Correlation is a statistical measurement used to quantify the strength and direction of
a linear relationship.
\(\bullet\) This value is unitless, and thus is not affected by location and scale of the variables,
and bound between -1 and 1.
\(\bullet\) It is typically denoted by \(r\) or by \(\rho\).
\(\bullet\) A correlation of -1 would mean that the data have a perfectly negative relationship, which would appear in the scatterplot as
a perfect line with a negative slope.
\(\bullet\) Similarly, a correlation of 1 would mean that the data are perfectly positively correlated, which would appear in the scatterplot as a perfect line
with a positive slope.
\(\bullet\) If data have no relationship, they would have a correlation of 0, and would appear as a random
scatter of points in the scatterplot.
\(\bullet\) The correlation presented in this application is generated using the Pearson
Correlation Coefficient method.
\(\bullet\) The formula used to calculate this is value is \({1\over n-1}\sum_{i=1}^n{(x_i-\bar{x})(y_i-\bar{y})\over s_xs_y}\)
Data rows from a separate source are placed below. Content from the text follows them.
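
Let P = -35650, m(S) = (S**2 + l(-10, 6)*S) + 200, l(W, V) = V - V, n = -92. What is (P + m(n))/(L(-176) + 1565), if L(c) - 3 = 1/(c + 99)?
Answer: -2077922/120735 ≈ -17.211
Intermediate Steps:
l(W, V) = 0
m(S) = 200 + S**2 (m(S) = (S**2 + 0*S) + 200 = (S**2 + 0) + 200 = S**2 + 200 = 200 + S**2)
L(c) = 3 + 1/(99 + c) (L(c) = 3 + 1/(c + 99) = 3 + 1/(99 + c))
(P + m(n))/(L(-176) + 1565) = (-35650 + (200 + (-92)**2))/((298 + 3*(-176))/(99 - 176) + 1565) = (-35650 + (200 + 8464))/((298 - 528)/(-77) + 1565) = (-35650 + 8664)/(-1/77*(-230) + 1565) = -26986/(230/77 + 1565) = -26986/120735/77 = -26986*77/120735 = -2077922/120735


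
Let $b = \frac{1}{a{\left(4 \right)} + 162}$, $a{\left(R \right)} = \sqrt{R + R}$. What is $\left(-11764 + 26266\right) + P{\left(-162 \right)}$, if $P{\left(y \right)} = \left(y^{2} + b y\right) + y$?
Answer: $\frac{266183895}{6559} + \frac{81 \sqrt{2}}{6559} \approx 40583.0$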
Often, we wish to predict the value of some variable, called the response, based on
the value of another linearly related variable, called the explanatory. This idea is called linear regression.
We will deal with simple linear regression, which makes use of a single response and predictor.
In order to estimate the response variable based on the explanatory we will fit a line,
also called a model, to the data. This line is called the least squares regression line, and it attempts to
minimize the deviations of the points from the line, or the residuals.
\(\bullet\) The population regression line is: \(Y=\beta_o+\beta_1X\)
\(\bullet\) When given a random sample of data, we estimate this by: \(\hat{y}=b_0+b_1x\)
\(\bullet\)To assess, whether or not the estimated line is the best line we can look at two values.
\(\qquad\circ\) We can minimize a value called the sum of squared errors, denoted \(SSE=\sum_{i=1}^n(y_i-\hat{y_i})^2\).
\(\qquad\circ\) Equivalently, we can maximize a value called the coefficient of determination. We denote this value as
\(R^2=1-{SSE \over SST}\), where \(SST=\sum_{i=1}^n(y_i-\bar{y})^2\)